Despite how it may sound (and how it appears to her poor mother,) Delilah is not going insane. As it turns out, when the pages of the fairy tale are open, the players of the tale are in full character, going through the motions and acting out the plot over and over and over again. When the book is shut, however, the characters are “off the clock.” The evil villain Rapscullio is actually a decent chap who collects butterflies and paints. The boy-crazy mermaids are hard-core feminists. And Prince Oliver is tired of being entrapped in this world and forced to reenact the same tale for the rest of his days. So, he reaches out to Delilah, who is so emotionally involved with the book and its characters that she can actually hear him when he cries out for help.
The book is arranged into segments, utilizing Picoult’s normal method of telling the tale from multiple viewpoints. This time, we hear from Delilah and Oliver in turn. We are also treated to occasional segments from the text of the fairy tale itself and to some really stunning illustrations featuring the standard fairy tale fare of princes, dragons, mermaids and more. These full color illustrations, done by Yvonne Gilbert, make the book worthwhile. The story itself is a relaxing if not incredibly complex read—we follow the pair as they first fall in love and then work to find a method to get Oliver out of the book. (With some intriguing scenes featuring Delilah inside the book as well.)
The actual action and plot of the story is not nearly intriguing as the concept itself.
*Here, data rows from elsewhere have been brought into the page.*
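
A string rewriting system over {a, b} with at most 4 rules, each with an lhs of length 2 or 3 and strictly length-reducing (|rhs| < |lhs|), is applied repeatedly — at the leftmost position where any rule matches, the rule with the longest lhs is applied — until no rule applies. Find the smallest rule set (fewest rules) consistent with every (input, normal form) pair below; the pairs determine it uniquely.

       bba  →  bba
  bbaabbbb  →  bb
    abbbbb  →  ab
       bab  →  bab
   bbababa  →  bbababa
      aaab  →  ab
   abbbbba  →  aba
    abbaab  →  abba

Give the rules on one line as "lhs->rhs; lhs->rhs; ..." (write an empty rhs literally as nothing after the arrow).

aa->; aab->a; bbb->a

  | bba
  | bbaabbbb => bbabbb => bbaa => bb
  | abbbbb => aabb => ab
  | bab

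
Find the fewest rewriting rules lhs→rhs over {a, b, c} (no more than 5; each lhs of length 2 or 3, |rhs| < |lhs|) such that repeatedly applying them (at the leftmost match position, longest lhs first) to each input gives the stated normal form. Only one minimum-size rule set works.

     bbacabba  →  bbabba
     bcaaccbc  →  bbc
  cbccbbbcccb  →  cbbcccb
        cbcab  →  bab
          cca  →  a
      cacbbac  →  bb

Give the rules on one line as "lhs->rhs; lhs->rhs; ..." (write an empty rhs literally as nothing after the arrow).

  | bbacabba => bbabba
  | bcaaccbc => baaccbc => bacbc => bbc
  | cbccbbbcccb => bcbbbcccb => cbbcccb
  | cbcab => bab

ac->; bcb->c; ca->a; cbc->b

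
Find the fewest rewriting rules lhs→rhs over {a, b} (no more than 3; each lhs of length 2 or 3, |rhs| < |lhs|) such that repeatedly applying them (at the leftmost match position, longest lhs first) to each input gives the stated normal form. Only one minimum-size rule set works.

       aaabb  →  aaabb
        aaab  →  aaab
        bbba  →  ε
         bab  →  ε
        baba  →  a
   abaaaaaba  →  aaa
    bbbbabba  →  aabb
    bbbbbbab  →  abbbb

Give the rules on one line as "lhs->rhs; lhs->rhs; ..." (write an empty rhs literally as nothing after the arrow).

aba->; bab->; bba->ab

  | aaabb
  | aaab
  | bbba => bab => ε
  | bab => ε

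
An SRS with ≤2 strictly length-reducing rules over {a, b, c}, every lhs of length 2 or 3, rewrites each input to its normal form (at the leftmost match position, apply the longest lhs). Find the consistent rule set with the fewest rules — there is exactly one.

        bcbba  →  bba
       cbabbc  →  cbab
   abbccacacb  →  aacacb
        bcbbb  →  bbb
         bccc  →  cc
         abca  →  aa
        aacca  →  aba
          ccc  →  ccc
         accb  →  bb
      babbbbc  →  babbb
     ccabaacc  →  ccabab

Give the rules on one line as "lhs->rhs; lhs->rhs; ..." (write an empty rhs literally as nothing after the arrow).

  | bcbba => bba
  | cbabbc => cbab
  | abbccacacb => abcacacb => aacacb
  | bcbbb => bbb

acc->b; bc->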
It does make you wonder what exactly goes on with your favorite characters when the book is closed. I have often wondered the same thing—not so much in envisioning them playing chess or baking pies while the book is closed, but more imagining what my favorite characters would make of our world and what it would be like to spend a day with them.
I did actually enjoy this book more than I have enjoyed some of Jodi Picoult’s latest adult novels. Samantha van Leer, a junior in high school, pitched the idea of this story to her mother and convinced her to collaborate on the project with her. The story is a fascinating one, and I was glad to read it, but I’m also a tad jealous that I don’t have such an easy entrée into the publishing world!
Regardless, it is a good summer read for adults and young adults alike.